Article 2 : Il est enjoint aux occupants sans droit ni titre installés sur l’espace vert arboré situé […] entre le […] de […] de fer […] et le […], de libérer les lieux. A défaut pour les intéressés de déférer à cette injonction passé un délai de quinze jours suivant la notification de la présente ordonnance, la commune de Bordeaux pourra faire procéder à l’expulsion des occupants par les moyens légaux de son choix, au besoin avec le concours de la force publique.

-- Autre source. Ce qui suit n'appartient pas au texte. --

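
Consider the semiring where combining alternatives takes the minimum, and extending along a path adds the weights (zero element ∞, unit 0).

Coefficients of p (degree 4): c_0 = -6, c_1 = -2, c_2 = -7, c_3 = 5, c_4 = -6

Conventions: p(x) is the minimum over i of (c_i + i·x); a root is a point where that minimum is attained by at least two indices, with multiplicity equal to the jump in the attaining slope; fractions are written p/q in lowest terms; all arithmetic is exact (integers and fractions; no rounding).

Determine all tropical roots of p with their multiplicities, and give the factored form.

hull edge (i=0, c=-6) to (i=2, c=-7): slope -1/2, span 2
hull edge (i=2, c=-7) to (i=4, c=-6): slope 1/2, span 2
Factored form: p(x) = -6 ⊗ (x ⊕ (-1/2)) ⊗ (x ⊕ (-1/2)) ⊗ (x ⊕ 1/2) ⊗ (x ⊕ 1/2)
Answer: roots = -1/2 (mult 2), 1/2 (mult 2)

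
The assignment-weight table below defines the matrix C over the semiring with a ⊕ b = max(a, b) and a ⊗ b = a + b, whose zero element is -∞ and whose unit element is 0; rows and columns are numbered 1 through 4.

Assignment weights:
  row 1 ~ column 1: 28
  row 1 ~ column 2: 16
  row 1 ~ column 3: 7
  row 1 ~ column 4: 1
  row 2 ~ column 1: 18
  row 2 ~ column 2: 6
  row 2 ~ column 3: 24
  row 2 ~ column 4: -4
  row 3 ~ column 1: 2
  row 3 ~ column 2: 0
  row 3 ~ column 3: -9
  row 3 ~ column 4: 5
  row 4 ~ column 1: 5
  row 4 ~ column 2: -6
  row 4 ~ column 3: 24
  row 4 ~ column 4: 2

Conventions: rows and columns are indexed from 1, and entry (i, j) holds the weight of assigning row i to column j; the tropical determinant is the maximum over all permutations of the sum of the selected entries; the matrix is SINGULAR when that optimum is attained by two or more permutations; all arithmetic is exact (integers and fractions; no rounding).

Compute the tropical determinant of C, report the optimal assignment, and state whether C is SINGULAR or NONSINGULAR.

σ = (1, 2, 3, 4): 28 + 6 + (-9) + 2 = 27
σ = (1, 2, 4, 3): 28 + 6 + 5 + 24 = 63
σ = (1, 3, 2, 4): 28 + 24 + 0 + 2 = 54
σ = (1, 3, 4, 2): 28 + 24 + 5 + (-6) = 51
σ = (1, 4, 2, 3): 28 + (-4) + 0 + 24 = 48
σ = (1, 4, 3, 2): 28 + (-4) + (-9) + (-6) = 9
σ = (2, 1, 3, 4): 16 + 18 + (-9) + 2 = 27
σ = (2, 1, 4, 3): 16 + 18 + 5 + 24 = 63
σ = (2, 3, 1, 4): 16 + 24 + 2 + 2 = 44
σ = (2, 3, 4, 1): 16 + 24 + 5 + 5 = 50
σ = (2, 4, 1, 3): 16 + (-4) + 2 + 24 = 38
σ = (2, 4, 3, 1): 16 + (-4) + (-9) + 5 = 8
σ = (3, 1, 2, 4): 7 + 18 + 0 + 2 = 27
σ = (3, 1, 4, 2): 7 + 18 + 5 + (-6) = 24
σ = (3, 2, 1, 4): 7 + 6 + 2 + 2 = 17
σ = (3, 2, 4, 1): 7 + 6 + 5 + 5 = 23
σ = (3, 4, 1, 2): 7 + (-4) + 2 + (-6) = -1
σ = (3, 4, 2, 1): 7 + (-4) + 0 + 5 = 8
σ = (4, 1, 2, 3): 1 + 18 + 0 + 24 = 43
σ = (4, 1, 3, 2): 1 + 18 + (-9) + (-6) = 4
σ = (4, 2, 1, 3): 1 + 6 + 2 + 24 = 33
σ = (4, 2, 3, 1): 1 + 6 + (-9) + 5 = 3
σ = (4, 3, 1, 2): 1 + 24 + 2 + (-6) = 21
σ = (4, 3, 2, 1): 1 + 24 + 0 + 5 = 30
Optimal value attained by: σ = (1, 2, 4, 3).
Answer: det⊕(C) = 63; verdict: SINGULAR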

Article 3 : Les conclusions de M. C…, de M. D… et de l’association « La Maraude du cœur Bordeaux sont rejetées.
Article 4 : La présente ordonnance sera notifiée à la commune de Bordeaux et aux occupants sans droit ni titre du terrain visé à l’article 2, à M. D…, à M. C… et à l’association la « Maraude du cœur Bordeaux ».
Fait à Bordeaux, le 3 octobre 2024
La juge des référés, La greffière,
A. X C. Y
La République mande et ordonne au préfet de la Gironde en ce qui le concerne, et à tous commissaires de justice à ce requis, en ce qui concerne les voies de droit commun contre les parties privées, de pourvoir à l’exécution de la présente ordonnance.